Malu Blume: The Book of S of I (2020)

'The Book of S of I' is the first part of the fantastic sci-fi saga in three chapters about seeking and finding community. It is about the desire to belong, about the power of mutual care and the yearning for tenderness. 'The Book of S of I' is a queer-feminist tale about the utopian power of friendship, self-love and the pleasure of the body. Creatures born from Hopeless is Malu Blume‘s first experimental short-film and has been created in a close collaboration with the Vienna-based film collective HEKATE and a with the support of the sponsorship award of the Arthur-Boskamp-Foundation.

Film Still, The Book of S of I (2020), Malu Blume

Link to film

Written, Directed and produced by Malu Blume
Starring Sophie Utikal, Rosa Wiesauer, Ipek Hamzaoglu, Magdalena Fischer, Marwa Abou Hatab, Roya Asadian and Camila Rhodi
Co-Produced by Hekate Film Collective and Marwa Abou Hatab, Rooya Asadian, Magdalena Fischer, Camila Rhodi, Katharina Schmidt, Sophie Utikal and Rosa Wiesauer
Camera: Malu Blume, Ipek Hamzaoglu and Laura Nitsch
Edit: Malu Blume
Dramaturgy: Ipek Hamzaoglu and Laura Nitsch
Sound and Music: Frieder Blume and Malu Blume
Styling And Make Up: Malu Blume and Rosa Wiesauer
Set Design: Malu Blume and Magdalena Fischer
On-Set Catering: Katharina Schmidt
Special Thanks to Sascia Bailer, Ebru Düzgün, Lennart Krauss, Nikos Metaxas and Juliane Saupe, Created in the framework of The Artist Advancement Sponsorship Award by The Arthur Boskamp-Stiftung 2019/2020

3 questions to Malu Blume

How do you understand care in your work?

By care, I refer to a broad discourse that spans between concrete care work in the private or professional sphere and reproductive work in the broadest sense, which also includes emotional dimensions of caring. By care, however, I also mean a “caring” attitude that is at odds with the demands of neo-liberal society. I see care as a necessary and radical queer-feminist strategy to create and maintain connections beyond normative models of relationships. For my artistic practice, care is also an important principle for shaping collective work processes – for example, by substituting friendship, caring for each other for the desire for productivity and mutual competition, and thus not subordinating the process to the end product.

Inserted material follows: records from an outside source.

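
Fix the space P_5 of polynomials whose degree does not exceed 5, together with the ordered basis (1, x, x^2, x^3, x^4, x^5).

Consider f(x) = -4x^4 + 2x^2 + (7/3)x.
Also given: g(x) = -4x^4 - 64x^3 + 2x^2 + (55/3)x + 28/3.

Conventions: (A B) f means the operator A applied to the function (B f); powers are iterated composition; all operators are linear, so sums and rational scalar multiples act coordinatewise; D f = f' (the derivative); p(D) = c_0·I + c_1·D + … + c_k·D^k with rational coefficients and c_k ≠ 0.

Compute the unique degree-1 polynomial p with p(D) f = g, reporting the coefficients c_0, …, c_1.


c_0 = 1, c_1 = 4

D^0 f = -4x^4 + 2x^2 + (7/3)x
D^1 f = -16x^3 + 4x + 7/3
matching coefficients of g against c_0 f + c_1 Df + … from the top degree down determines the c_i
solution: c_0 = 1, c_1 = 4


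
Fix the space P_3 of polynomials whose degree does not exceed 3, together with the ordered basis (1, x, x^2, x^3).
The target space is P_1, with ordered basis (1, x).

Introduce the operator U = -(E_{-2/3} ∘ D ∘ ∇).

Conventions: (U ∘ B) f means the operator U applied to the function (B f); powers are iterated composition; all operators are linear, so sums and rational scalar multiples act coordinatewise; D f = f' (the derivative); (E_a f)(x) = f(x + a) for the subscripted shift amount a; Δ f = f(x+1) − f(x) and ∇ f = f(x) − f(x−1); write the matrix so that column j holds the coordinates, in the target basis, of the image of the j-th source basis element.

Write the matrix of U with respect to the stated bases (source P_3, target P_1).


image of 1: 0
image of x: 0
image of x^2: -2
image of x^3: -6x + 7
each image's coordinates form column j of the matrix

the matrix is [[0, 0, -2, 7]; [0, 0, 0, -6]] (rows listed top to bottom)


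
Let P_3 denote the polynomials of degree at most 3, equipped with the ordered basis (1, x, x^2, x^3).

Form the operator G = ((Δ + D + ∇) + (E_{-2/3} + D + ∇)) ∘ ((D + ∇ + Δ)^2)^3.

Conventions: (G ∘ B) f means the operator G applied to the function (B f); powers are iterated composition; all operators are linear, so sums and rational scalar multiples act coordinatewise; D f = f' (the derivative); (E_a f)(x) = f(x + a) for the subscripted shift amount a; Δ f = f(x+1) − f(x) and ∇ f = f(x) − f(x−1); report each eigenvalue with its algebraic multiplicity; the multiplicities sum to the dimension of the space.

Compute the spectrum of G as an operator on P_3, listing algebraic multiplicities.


λ = 0 (multiplicity 4)

image of 1: 0
image of x: 0
image of x^2: 0
image of x^3: 0
the matrix is upper triangular; its diagonal is (0, 0, 0, 0)
for a triangular matrix the eigenvalues are the diagonal entries, with algebraic multiplicity their repetition count


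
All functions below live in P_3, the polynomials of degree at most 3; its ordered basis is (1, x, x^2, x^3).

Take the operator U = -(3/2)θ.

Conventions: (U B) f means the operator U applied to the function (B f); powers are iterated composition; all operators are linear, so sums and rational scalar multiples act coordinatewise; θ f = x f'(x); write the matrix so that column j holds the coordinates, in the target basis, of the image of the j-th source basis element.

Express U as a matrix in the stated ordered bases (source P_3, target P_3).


the matrix is [[0, 0, 0, 0]; [0, -3/2, 0, 0]; [0, 0, -3, 0]; [0, 0, 0, -9/2]] (rows listed top to bottom)

image of 1: 0
image of x: -(3/2)x
image of x^2: -3x^2
image of x^3: -(9/2)x^3
each image's coordinates form column j of the matrix


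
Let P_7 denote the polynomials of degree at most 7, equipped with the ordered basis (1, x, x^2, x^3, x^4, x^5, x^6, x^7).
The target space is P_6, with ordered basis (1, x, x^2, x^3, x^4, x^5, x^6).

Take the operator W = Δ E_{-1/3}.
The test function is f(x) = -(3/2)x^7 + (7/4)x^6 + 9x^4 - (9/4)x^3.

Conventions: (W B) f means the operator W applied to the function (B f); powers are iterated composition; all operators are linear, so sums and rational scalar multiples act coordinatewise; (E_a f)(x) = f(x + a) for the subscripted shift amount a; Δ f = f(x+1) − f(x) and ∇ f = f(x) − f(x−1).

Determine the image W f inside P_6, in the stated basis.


E_{-1/3} f = -(3/2)x^7 + (21/4)x^6 - 7x^5 + (499/36)x^4 - (583/36)x^3 + (235/27)x^2 - (2081/972)x + 16/81
Δ E_{-1/3} f = -(21/2)x^6 - (35/4)x^4 + (683/18)x^3 + (71/6)x^2 + (1109/108)x + 238/243

the result is g(x) = -(21/2)x^6 - (35/4)x^4 + (683/18)x^3 + (71/6)x^2 + (1109/108)x + 238/243


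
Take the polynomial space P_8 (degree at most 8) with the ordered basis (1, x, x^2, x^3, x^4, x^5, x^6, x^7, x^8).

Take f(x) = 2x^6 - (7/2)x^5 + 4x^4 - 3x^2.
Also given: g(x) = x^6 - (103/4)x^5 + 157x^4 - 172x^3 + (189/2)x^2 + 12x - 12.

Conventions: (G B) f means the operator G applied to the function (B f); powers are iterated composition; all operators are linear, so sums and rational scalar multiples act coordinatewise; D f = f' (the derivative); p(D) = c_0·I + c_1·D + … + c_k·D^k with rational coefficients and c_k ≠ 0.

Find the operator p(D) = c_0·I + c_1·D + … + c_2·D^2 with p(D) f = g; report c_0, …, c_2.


p(D) = (1/2)·I − 2·D + 2·D^2, i.e. c_0 = 1/2, c_1 = -2, c_2 = 2

D^0 f = 2x^6 - (7/2)x^5 + 4x^4 - 3x^2
D^1 f = 12x^5 - (35/2)x^4 + 16x^3 - 6x
D^2 f = 60x^4 - 70x^3 + 48x^2 - 6
matching coefficients of g against c_0 f + c_1 Df + … from the top degree down determines the c_i
solution: c_0 = 1/2, c_1 = -2, c_2 = 2


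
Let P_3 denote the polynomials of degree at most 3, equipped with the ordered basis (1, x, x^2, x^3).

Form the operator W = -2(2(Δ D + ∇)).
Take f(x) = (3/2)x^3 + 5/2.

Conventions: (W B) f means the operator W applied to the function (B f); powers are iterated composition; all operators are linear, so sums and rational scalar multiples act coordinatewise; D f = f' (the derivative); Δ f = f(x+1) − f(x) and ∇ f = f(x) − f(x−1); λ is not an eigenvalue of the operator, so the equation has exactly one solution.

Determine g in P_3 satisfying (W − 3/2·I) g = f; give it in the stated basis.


write g with unknown coordinates in the stated basis and equate coefficients in (W − 3/2·I) g = f
solving from the highest basis element down gives g = -x^3 + 8x^2 - (104/3)x + 721/9
check: W g = 12x^2 - 52x + 368/3
so W g − 3/2·g = (3/2)x^3 + 5/2 = f ✓

the result is g(x) = -x^3 + 8x^2 - (104/3)x + 721/9


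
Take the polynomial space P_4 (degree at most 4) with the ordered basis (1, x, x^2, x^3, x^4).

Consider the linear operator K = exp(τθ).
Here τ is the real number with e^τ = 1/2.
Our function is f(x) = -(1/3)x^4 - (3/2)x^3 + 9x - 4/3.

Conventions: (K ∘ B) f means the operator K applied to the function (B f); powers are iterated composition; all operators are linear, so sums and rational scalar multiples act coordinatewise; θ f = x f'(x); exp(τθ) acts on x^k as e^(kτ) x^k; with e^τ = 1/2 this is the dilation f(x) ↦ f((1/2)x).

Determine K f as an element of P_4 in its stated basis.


exp(τθ) x^k = e^(kτ) x^k; with e^τ = 1/2 this sends x^k to (1/2)^k x^k
x ↦ 1/2 x
x^3 ↦ 1/8 x^3
x^4 ↦ 1/16 x^4
applying this coordinatewise to f: exp(τθ) f = -(1/48)x^4 - (3/16)x^3 + (9/2)x - 4/3

the image equals g(x) = -(1/48)x^4 - (3/16)x^3 + (9/2)x - 4/3


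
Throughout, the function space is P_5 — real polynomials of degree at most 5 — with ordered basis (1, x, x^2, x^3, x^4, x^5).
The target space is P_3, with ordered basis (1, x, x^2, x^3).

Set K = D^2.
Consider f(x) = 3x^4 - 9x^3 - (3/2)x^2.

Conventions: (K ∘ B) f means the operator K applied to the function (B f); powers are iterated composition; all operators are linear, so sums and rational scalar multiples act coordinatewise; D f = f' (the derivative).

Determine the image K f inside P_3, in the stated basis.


D f = 12x^3 - 27x^2 - 3x
D D f = 36x^2 - 54x - 3

the result is g(x) = 36x^2 - 54x - 3


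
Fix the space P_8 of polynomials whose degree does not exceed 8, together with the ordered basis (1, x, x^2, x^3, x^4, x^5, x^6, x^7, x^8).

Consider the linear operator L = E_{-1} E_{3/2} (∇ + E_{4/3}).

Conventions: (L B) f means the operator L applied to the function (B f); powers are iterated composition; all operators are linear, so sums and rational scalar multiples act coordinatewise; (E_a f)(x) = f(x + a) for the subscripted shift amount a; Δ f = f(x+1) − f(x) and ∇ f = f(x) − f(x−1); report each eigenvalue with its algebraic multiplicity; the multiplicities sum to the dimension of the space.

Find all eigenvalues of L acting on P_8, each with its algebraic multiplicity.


image of 1: 1
image of x: x + 17/6
image of x^2: x^2 + (17/3)x + 121/36
image of x^3: x^3 + (17/2)x^2 + (121/12)x + 1385/216
image of x^4: x^4 + (34/3)x^3 + (121/6)x^2 + (1385/54)x + 14641/1296
image of x^5: x^5 + (85/6)x^4 + (605/18)x^3 + (6925/108)x^2 + (73205/1296)x + 161537/7776
image of x^6: x^6 + 17x^5 + (605/12)x^4 + (6925/54)x^3 + (73205/432)x^2 + (161537/1296)x + 1771561/46656
image of x^7: x^7 + (119/6)x^6 + (847/12)x^5 + (48475/216)x^4 + (512435/1296)x^3 + (1130759/2592)x^2 + (12400927/46656)x + 19491545/279936
image of x^8: x^8 + (68/3)x^7 + (847/9)x^6 + (9695/27)x^5 + (512435/648)x^4 + (1130759/972)x^3 + (12400927/11664)x^2 + (19491545/34992)x + 214358881/1679616
the matrix is upper triangular; its diagonal is (1, 1, 1, 1, 1, 1, 1, 1, 1)
for a triangular matrix the eigenvalues are the diagonal entries, with algebraic multiplicity their repetition count

λ = 1 (multiplicity 9)


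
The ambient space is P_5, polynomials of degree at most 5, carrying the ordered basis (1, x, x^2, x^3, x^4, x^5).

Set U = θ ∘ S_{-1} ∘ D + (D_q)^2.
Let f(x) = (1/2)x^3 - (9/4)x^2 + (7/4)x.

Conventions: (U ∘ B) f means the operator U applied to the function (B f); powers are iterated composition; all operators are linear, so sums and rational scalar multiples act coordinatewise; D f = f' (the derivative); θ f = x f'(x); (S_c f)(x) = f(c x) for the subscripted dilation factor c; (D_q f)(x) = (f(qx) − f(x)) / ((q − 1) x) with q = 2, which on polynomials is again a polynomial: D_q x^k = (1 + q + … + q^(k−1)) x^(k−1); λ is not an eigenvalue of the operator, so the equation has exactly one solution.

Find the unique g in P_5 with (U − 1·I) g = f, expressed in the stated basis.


g(x) = -(1/2)x^3 - (3/4)x^2 - (43/4)x - 9/4

write g with unknown coordinates in the stated basis and equate coefficients in (U − 1·I) g = f
solving from the highest basis element down gives g = -(1/2)x^3 - (3/4)x^2 - (43/4)x - 9/4
check: U g = -3x^2 - 9x - 9/4
so U g − 1·g = (1/2)x^3 - (9/4)x^2 + (7/4)x = f ✓


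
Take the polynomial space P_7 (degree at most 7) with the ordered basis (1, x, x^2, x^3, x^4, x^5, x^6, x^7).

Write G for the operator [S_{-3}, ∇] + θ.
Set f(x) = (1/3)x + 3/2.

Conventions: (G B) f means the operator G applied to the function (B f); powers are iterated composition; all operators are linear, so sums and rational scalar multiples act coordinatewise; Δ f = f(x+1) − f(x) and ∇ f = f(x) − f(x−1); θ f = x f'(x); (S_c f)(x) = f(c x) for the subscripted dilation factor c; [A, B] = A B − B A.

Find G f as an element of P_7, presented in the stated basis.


g(x) = (1/3)x + 4/3

∇ f = 1/3
S_{-3} ∇ f = 1/3
S_{-3} f = -x + 3/2
∇ S_{-3} f = -1
[S_{-3}, ∇] f = 4/3
θ f = (1/3)x
([S_{-3}, ∇] + θ) f = (1/3)x + 4/3


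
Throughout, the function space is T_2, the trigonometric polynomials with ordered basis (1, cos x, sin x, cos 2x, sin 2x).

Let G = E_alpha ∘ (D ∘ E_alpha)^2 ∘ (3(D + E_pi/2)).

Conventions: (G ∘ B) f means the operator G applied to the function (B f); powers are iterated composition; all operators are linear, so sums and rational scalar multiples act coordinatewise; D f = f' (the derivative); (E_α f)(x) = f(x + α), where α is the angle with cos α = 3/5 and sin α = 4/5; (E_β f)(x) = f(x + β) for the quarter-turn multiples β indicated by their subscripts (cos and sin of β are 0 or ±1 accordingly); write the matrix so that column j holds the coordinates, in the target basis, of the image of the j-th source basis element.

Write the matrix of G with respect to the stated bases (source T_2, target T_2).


image of 1: 0
image of cos x: (264/125)cos x - (702/125)sin x
image of sin x: (702/125)cos x + (264/125)sin x
image of cos 2x: -(106068/15625)cos 2x + (405624/15625)sin 2x
image of sin 2x: -(405624/15625)cos 2x - (106068/15625)sin 2x
each image's coordinates form column j of the matrix

the matrix is [[0, 0, 0, 0, 0]; [0, 264/125, 702/125, 0, 0]; [0, -702/125, 264/125, 0, 0]; [0, 0, 0, -106068/15625, -405624/15625]; [0, 0, 0, 405624/15625, -106068/15625]] (rows listed top to bottom)


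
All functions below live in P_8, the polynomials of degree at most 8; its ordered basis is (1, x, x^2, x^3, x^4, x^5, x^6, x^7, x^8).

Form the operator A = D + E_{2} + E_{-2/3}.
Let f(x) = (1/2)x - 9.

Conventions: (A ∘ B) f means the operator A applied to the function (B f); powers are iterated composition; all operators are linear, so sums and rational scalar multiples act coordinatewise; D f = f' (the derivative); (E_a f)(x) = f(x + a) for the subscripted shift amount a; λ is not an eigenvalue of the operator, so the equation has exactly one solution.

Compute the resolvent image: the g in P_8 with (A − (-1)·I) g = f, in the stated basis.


write g with unknown coordinates in the stated basis and equate coefficients in (A − (-1)·I) g = f
solving from the highest basis element down gives g = (1/6)x - 169/54
check: A g = (1/3)x - 317/54
so A g − (-1)·g = (1/2)x - 9 = f ✓

the image equals g(x) = (1/6)x - 169/54


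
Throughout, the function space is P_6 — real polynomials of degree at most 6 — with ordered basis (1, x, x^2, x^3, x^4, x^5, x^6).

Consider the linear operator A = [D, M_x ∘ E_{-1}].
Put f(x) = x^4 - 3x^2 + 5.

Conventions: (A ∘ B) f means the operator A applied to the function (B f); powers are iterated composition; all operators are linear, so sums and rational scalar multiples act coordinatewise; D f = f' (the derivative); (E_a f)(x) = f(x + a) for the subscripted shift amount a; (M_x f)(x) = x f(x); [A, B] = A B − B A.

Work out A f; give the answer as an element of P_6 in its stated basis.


E_{-1} f = x^4 - 4x^3 + 3x^2 + 2x + 3
M_x E_{-1} f = x^5 - 4x^4 + 3x^3 + 2x^2 + 3x
D (M_x ∘ E_{-1}) f = 5x^4 - 16x^3 + 9x^2 + 4x + 3
D f = 4x^3 - 6x
E_{-1} D f = 4x^3 - 12x^2 + 6x + 2
M_x E_{-1} D f = 4x^4 - 12x^3 + 6x^2 + 2x
[D, M_x ∘ E_{-1}] f = x^4 - 4x^3 + 3x^2 + 2x + 3

g(x) = x^4 - 4x^3 + 3x^2 + 2x + 3


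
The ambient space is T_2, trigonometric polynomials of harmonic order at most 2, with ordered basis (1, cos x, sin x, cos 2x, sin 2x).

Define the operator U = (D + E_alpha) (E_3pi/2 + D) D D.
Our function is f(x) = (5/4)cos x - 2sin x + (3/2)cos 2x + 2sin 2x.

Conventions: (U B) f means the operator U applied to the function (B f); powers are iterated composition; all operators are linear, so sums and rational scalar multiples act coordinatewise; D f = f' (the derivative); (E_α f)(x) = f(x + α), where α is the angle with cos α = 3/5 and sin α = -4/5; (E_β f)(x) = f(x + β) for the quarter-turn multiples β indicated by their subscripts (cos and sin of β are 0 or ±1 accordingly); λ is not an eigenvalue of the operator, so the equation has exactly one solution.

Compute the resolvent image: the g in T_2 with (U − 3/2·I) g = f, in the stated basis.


write g with unknown coordinates in the stated basis and equate coefficients in (U − 3/2·I) g = f
solving from the highest basis element down gives g = -(5/6)cos x + (4/3)sin x - (85/1469)cos 2x + (420/1469)sin 2x
check: U g = (2076/1469)cos 2x + (3568/1469)sin 2x
so U g − 3/2·g = (5/4)cos x - 2sin x + (3/2)cos 2x + 2sin 2x = f ✓

the result is g(x) = -(5/6)cos x + (4/3)sin x - (85/1469)cos 2x + (420/1469)sin 2x


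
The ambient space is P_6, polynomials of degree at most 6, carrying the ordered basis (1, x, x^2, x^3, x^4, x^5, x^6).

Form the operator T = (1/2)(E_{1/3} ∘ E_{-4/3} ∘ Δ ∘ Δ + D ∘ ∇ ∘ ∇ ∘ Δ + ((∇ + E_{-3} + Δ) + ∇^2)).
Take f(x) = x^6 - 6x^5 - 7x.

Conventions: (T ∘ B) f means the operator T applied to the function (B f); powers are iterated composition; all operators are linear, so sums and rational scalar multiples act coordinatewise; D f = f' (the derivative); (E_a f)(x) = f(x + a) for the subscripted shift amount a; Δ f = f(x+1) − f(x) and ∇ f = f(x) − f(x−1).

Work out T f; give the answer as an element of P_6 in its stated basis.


g(x) = (1/2)x^6 - 6x^5 + (225/2)x^4 - 700x^3 + (3675/2)x^2 - (5623/2)x + 1483

Δ f = 6x^5 - 15x^4 - 40x^3 - 45x^2 - 24x - 12
Δ Δ f = 30x^4 - 150x^2 - 240x - 118
E_{-4/3} Δ Δ f = 30x^4 - 160x^3 + 170x^2 - (1120/9)x + 814/27
E_{1/3} (E_{-4/3} ∘ Δ ∘ Δ) f = 30x^4 - 120x^3 + 30x^2 - 60x + 2
Δ f = 6x^5 - 15x^4 - 40x^3 - 45x^2 - 24x - 12
∇ Δ f = 30x^4 - 120x^3 + 30x^2 - 60x + 2
∇ ∇ Δ f = 120x^3 - 540x^2 + 540x - 240
D ∇ ∇ Δ f = 360x^2 - 1080x + 540
∇ f = 6x^5 - 45x^4 + 80x^3 - 75x^2 + 36x - 14
E_{-3} f = x^6 - 24x^5 + 225x^4 - 1080x^3 + 2835x^2 - 3895x + 2208
Δ f = 6x^5 - 15x^4 - 40x^3 - 45x^2 - 24x - 12
(∇ + E_{-3} + Δ) f = x^6 - 12x^5 + 165x^4 - 1040x^3 + 2715x^2 - 3883x + 2182
∇ f = 6x^5 - 45x^4 + 80x^3 - 75x^2 + 36x - 14
∇ ∇ f = 30x^4 - 240x^3 + 570x^2 - 600x + 242
((∇ + E_{-3} + Δ) + ∇^2) f = x^6 - 12x^5 + 195x^4 - 1280x^3 + 3285x^2 - 4483x + 2424
(E_{1/3} ∘ E_{-4/3} ∘ Δ ∘ Δ + D ∘ ∇ ∘ ∇ ∘ Δ + ((∇ + E_{-3} + Δ) + ∇^2)) f = x^6 - 12x^5 + 225x^4 - 1400x^3 + 3675x^2 - 5623x + 2966
((1/2)(E_{1/3} ∘ E_{-4/3} ∘ Δ ∘ Δ + D ∘ ∇ ∘ ∇ ∘ Δ + ((∇ + E_{-3} + Δ) + ∇^2))) f = (1/2)x^6 - 6x^5 + (225/2)x^4 - 700x^3 + (3675/2)x^2 - (5623/2)x + 1483


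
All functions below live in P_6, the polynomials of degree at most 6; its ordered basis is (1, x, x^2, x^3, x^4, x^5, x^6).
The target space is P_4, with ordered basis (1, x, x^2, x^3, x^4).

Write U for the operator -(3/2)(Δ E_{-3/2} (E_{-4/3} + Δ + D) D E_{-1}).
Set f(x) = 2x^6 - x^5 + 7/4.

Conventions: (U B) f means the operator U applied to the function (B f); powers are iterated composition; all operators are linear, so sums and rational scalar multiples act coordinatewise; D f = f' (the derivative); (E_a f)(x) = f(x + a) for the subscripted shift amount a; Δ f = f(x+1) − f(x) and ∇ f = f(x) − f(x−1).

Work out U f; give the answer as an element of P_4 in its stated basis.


g(x) = -90x^4 + 510x^3 - 2385x^2 + (41945/6)x - 548521/72

E_{-1} f = 2x^6 - 13x^5 + 35x^4 - 50x^3 + 40x^2 - 17x + 19/4
D E_{-1} f = 12x^5 - 65x^4 + 140x^3 - 150x^2 + 80x - 17
E_{-4/3} D E_{-1} f = 12x^5 - 145x^4 + 700x^3 - (15190/9)x^2 + (54880/27)x - 26411/27
Δ D E_{-1} f = 60x^4 - 140x^3 + 150x^2 - 80x + 17
D D E_{-1} f = 60x^4 - 260x^3 + 420x^2 - 300x + 80
(E_{-4/3} + Δ + D) D E_{-1} f = 12x^5 - 25x^4 + 300x^3 - (10060/9)x^2 + (44620/27)x - 23792/27
E_{-3/2} ((E_{-4/3} + Δ + D) D) E_{-1} f = 12x^5 - 115x^4 + 720x^3 - (57785/18)x^2 + (828595/108)x - 3069473/432
Δ E_{-3/2} ((E_{-4/3} + Δ + D) D) E_{-1} f = 60x^4 - 340x^3 + 1590x^2 - (41945/9)x + 548521/108
(-(3/2)(Δ E_{-3/2} (E_{-4/3} + Δ + D) D E_{-1})) f = -90x^4 + 510x^3 - 2385x^2 + (41945/6)x - 548521/72


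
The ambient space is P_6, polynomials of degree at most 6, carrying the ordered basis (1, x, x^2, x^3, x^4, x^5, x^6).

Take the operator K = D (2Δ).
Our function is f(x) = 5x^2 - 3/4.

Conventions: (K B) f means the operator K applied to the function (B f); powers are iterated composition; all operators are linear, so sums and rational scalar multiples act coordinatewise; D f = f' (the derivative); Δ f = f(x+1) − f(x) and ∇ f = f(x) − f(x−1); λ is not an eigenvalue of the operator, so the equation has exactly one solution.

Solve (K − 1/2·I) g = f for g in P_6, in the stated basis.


g(x) = -10x^2 - 157/2

write g with unknown coordinates in the stated basis and equate coefficients in (K − 1/2·I) g = f
solving from the highest basis element down gives g = -10x^2 - 157/2
check: K g = -40
so K g − 1/2·g = 5x^2 - 3/4 = f ✓


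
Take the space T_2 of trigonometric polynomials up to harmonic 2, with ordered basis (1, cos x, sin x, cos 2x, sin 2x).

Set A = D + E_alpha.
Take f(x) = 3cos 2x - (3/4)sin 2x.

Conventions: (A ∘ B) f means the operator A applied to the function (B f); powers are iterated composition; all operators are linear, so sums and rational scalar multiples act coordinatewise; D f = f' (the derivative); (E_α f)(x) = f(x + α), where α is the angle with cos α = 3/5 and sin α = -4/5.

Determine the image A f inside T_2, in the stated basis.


the result is g(x) = -(81/50)cos 2x - (291/100)sin 2x

D f = -(3/2)cos 2x - 6sin 2x
E_alpha f = -(3/25)cos 2x + (309/100)sin 2x
(D + E_alpha) f = -(81/50)cos 2x - (291/100)sin 2x


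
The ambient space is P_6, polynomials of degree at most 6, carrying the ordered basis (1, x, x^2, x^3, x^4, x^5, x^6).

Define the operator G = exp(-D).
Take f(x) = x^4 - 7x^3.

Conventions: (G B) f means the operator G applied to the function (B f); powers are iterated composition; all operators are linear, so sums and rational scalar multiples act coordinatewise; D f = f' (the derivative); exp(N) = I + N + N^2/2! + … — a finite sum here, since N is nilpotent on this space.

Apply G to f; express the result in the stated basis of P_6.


g(x) = x^4 - 11x^3 + 27x^2 - 25x + 8

order-1 term: -4x^3 + 21x^2
order-2 term: 6x^2 - 21x
order-3 term: -4x + 7
order-4 term: 1
the series for exp(-D) f terminates at order 4
exp(-D) f = x^4 - 11x^3 + 27x^2 - 25x + 8


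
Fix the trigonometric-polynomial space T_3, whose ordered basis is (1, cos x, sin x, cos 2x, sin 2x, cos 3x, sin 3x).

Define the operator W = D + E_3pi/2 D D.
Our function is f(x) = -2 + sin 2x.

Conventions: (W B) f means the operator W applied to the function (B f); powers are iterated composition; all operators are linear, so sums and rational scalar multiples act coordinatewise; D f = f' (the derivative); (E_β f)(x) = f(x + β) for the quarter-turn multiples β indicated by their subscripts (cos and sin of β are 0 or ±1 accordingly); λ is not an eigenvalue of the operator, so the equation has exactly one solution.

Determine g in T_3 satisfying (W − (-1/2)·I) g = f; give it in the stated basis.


the result is g(x) = -4 - (8/97)cos 2x + (18/97)sin 2x

write g with unknown coordinates in the stated basis and equate coefficients in (W − (-1/2)·I) g = f
solving from the highest basis element down gives g = -4 - (8/97)cos 2x + (18/97)sin 2x
check: W g = (4/97)cos 2x + (88/97)sin 2x
so W g − (-1/2)·g = -2 + sin 2x = f ✓


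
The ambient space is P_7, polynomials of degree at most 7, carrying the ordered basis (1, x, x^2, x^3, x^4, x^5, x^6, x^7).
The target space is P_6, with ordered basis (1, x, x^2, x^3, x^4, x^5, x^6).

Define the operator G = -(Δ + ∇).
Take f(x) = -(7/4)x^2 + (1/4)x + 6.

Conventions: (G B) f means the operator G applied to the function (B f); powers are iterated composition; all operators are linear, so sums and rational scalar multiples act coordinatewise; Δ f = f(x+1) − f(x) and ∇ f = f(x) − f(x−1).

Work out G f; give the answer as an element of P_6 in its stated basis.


the result is g(x) = 7x - 1/2

Δ f = -(7/2)x - 3/2
∇ f = -(7/2)x + 2
(Δ + ∇) f = -7x + 1/2
(-(Δ + ∇)) f = 7x - 1/2


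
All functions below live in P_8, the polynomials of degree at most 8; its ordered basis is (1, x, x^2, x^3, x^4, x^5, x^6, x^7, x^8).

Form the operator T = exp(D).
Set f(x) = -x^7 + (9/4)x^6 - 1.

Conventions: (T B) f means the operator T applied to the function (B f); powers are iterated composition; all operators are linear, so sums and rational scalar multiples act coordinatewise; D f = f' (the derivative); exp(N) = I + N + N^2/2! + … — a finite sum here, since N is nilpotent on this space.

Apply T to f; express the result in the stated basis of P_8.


order-1 term: -7x^6 + (27/2)x^5
order-2 term: -21x^5 + (135/4)x^4
order-3 term: -35x^4 + 45x^3
order-4 term: -35x^3 + (135/4)x^2
order-5 term: -21x^2 + (27/2)x
order-6 term: -7x + 9/4
order-7 term: -1
the series for exp(D) f terminates at order 7
exp(D) f = -x^7 - (19/4)x^6 - (15/2)x^5 - (5/4)x^4 + 10x^3 + (51/4)x^2 + (13/2)x + 1/4

g(x) = -x^7 - (19/4)x^6 - (15/2)x^5 - (5/4)x^4 + 10x^3 + (51/4)x^2 + (13/2)x + 1/4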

What potential does sci-fi have for a feminist artistic practice in general or your work in particular?

Sci-fi and/or speculative fabulation are tools for me to imagine other worlds, and to ask what we might have become. For me, this is really about the search for another present, for which we look both to the future and to the past to find traces of such transgressive moments that tell how our world could be another. Powerful structures are embodied, we have learned to repeat them in our routines, our thinking and feeling, even when we try to work against them. I believe that collective imagination can be a way of moving sideways, and dreaming together about other ways of being together, and thus opening up new spaces of possibility.

What does your feminist utopia look like, or how have utopias, their content and urgency, changed for you as a result of the pandemic experience? 

My own most urgent feminist utopia feeds on the need for belonging and queer lines or networks of connection that enable collective action. With The Book of S of I, I have aligned myself with a radical vision of a caring society in which caring is not a devalued, invisibilized, or out-sourced domain, but is valued as a central resource of social organization. The urgency of this utopia has only been reinforced by the transformation of everyday social life in the pandemic. Living in caring communities that transcend the nuclear family has become almost impossible under current conditions. A pandemic crisis like this also makes us feel, in some painful ways, that we are precisely not autonomous individuals, but that our lives are multiply interconnected in interdependent ways. At the same time, the circles in which we care for each other, the horizon within which we (can) care for others, or simply touch each other, have become unbearably small. With the intensification of the so-called care crisis during the Corona pandemic, care work has been briefly discussed on a broader level as a systemically relevant field, but continues to struggle for recognition. Those who perform care work, as wage earners as well as caring and nurturing relatives, continue to be structurally abandoned in this precarious situation. The urgency for an utopia in which care is the basic principle of collective organization is not new at all, but its explosiveness has certainly increased in the course of the last 12 months.

 

Malu Blume (*1988) is an artist and cultural mediator living in Berlin. They realize their artistic projects in changing collective contexts. In research-based work cycles, they dedicate themselves to the connections between care politics, friendship and queer femininity. In 2016 they graduated from the Master in Critical Studies program at the Academy of Fine Arts Vienna. In 2019 they received the Arthur Boskamp Foundation Grant in the context of which they realized their first short film The Book of S of I in close collaboration with the friendly collective HEKATE Film Collective.  They are currently a member of the queer-feminist studio collective Altes Finanzamt in Neukölln, Berlin.